“An exciting career in a gleaming skyscraper–intrigues with a dashing stranger–or marriage to a regular guy? What’s a girl to do?”
This is the question posted on the cover of our class text, Skyscraper and is the major issue brought about by the text. In my mind I hear the voice of my high school English teacher saying, “don’t judge a book by its cover,” but somehow I cannot help but to judge this book by the question on its cover. I cannot keep from feeling that this question is somewhat outdated, at least by our media. I am sure that this book was controversial in its day and age and by no means do I mean to imply that the issue of marriage/homemaking versus working is not a dilemma faced by women these days because it might very well be a choice that I may have to make. However, the concept of a woman working and holding a full time job simultaneously does not seem to be uncommon anymore. It is interesting to me to look at the way that this book presents a woman in the work force as opposed to the way our media, books, and films present this idea in our post-modern society.
In Skyscraper Lynn is made to feel that she cannot have both her job and a family. It seems that most of the society and characters in the text expect and want her to marry. This opinion seems to be verbalized when Tom says, “It’s a shrieking shame that pretty girls have to work” (22). He further indicates his implied belief that a woman should marry and stay home when he questions Lynn about loving her job and seems surprised that she really loves her job (26-27). His pushing her to marry him in chapter eight of the book just goes to show that most “respectable” men expected women to marry and settle down. The reason that I say that “respectable” men expected “respectable” women to marry and settle down is because the other side of the argument is also made through the character of David Dwight. Dwight tries to persuade Lynn not to marry by telling her of the hardships she will face if she works and is married. Dwight tells Lynn not to “love in a walkup” where “lovers trying to budget love the way they budget finances, with little wives working, and coming home disheartened and tired, with bills to think about and a run in the last pair of stockings, with grouchy husbands and fatigued wives, with the smell of cabbage and laundry soap, with babies crying…” (91). The way that Dwight presents a married woman working makes it seem that it cannot be accomplished well, if at all.
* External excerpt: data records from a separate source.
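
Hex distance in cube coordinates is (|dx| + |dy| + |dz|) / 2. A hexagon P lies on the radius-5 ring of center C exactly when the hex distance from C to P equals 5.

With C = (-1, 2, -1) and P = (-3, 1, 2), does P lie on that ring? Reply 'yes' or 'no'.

|px - cx| = |-3 - (-1)| = 2
|py - cy| = |1 - 2| = 1
|pz - cz| = |2 - (-1)| = 3
distance = (2+1+3)/2 = 6/2 = 3
radius = 5; distance != radius -> no

Answer: no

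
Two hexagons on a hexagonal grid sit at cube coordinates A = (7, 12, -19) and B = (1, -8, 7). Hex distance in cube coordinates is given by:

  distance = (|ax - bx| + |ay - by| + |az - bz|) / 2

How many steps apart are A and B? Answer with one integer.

Answer: 26

Derivation:
|ax - bx| = |7 - 1| = 6
|ay - by| = |12 - (-8)| = 20
|az - bz| = |-19 - 7| = 26
distance = (6 + 20 + 26) / 2 = 52 / 2 = 26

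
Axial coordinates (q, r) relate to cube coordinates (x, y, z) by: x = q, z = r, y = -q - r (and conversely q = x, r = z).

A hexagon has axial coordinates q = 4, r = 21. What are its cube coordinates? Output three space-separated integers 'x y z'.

Answer: 4 -25 21

Derivation:
x = q = 4
z = r = 21
y = -x - z = -(4) - (21) = -25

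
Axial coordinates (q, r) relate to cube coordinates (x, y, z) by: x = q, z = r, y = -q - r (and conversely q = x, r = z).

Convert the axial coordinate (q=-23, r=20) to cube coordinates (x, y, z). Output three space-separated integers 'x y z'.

Answer: -23 3 20

Derivation:
x = q = -23
z = r = 20
y = -x - z = -(-23) - (20) = 3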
Lynn’s boss, Sarah also helps depict the idea that women cannot work, be married, and do both well; however, rather than promoting the seemingly commonly held social norm that Lynn and women in general should marry and stay in the home, Sarah tries to encourage Lynn to work and not marry. The text clues us into this idea by giving us Sarah’s thoughts concerning Lynn moving up the ladder when it says, “She [Sarah] was in fact inperceptibly grooming Lynn Harding for her own job someday. If she doesn’t go off the deep end and marry some young idiot first and ruin her business future,” (18). She later tells Lynn that she would hope that she did not marry Tom and become “one Mrs. Dental-Equipment Wilkins” (20).
It is clearly presented throughout this text that Lynn really has a dilemma. Society seems to be telling her that she cannot have her cake of marriage and family and eat it too with work. It seems so far that she will have to choose one or the other. Nowadays just the opposite seems to be presented by the media. In our movies and books, it seems the concept that a woman should have a career and a family is the ideal, and is an ideal that can be achieved practically. With movies like I Don’t Know How She Does It the media and our society’s perception of married women in the workforce seems to have changed drastically since the idealized June Cleavers of the 1950s. The dilemma that Lynn faces in Skyscraper can still be a valid issue with women today, but it is not seen as being as nearly as serious of a decision. If a woman wants to stay home that seems to be fine. If she wants to work and focus on her career, that is fine too. If she wants to do both she certainly can. What used to be a seemingly life-and-death decision–to stay home or work–is now just a matter of preference.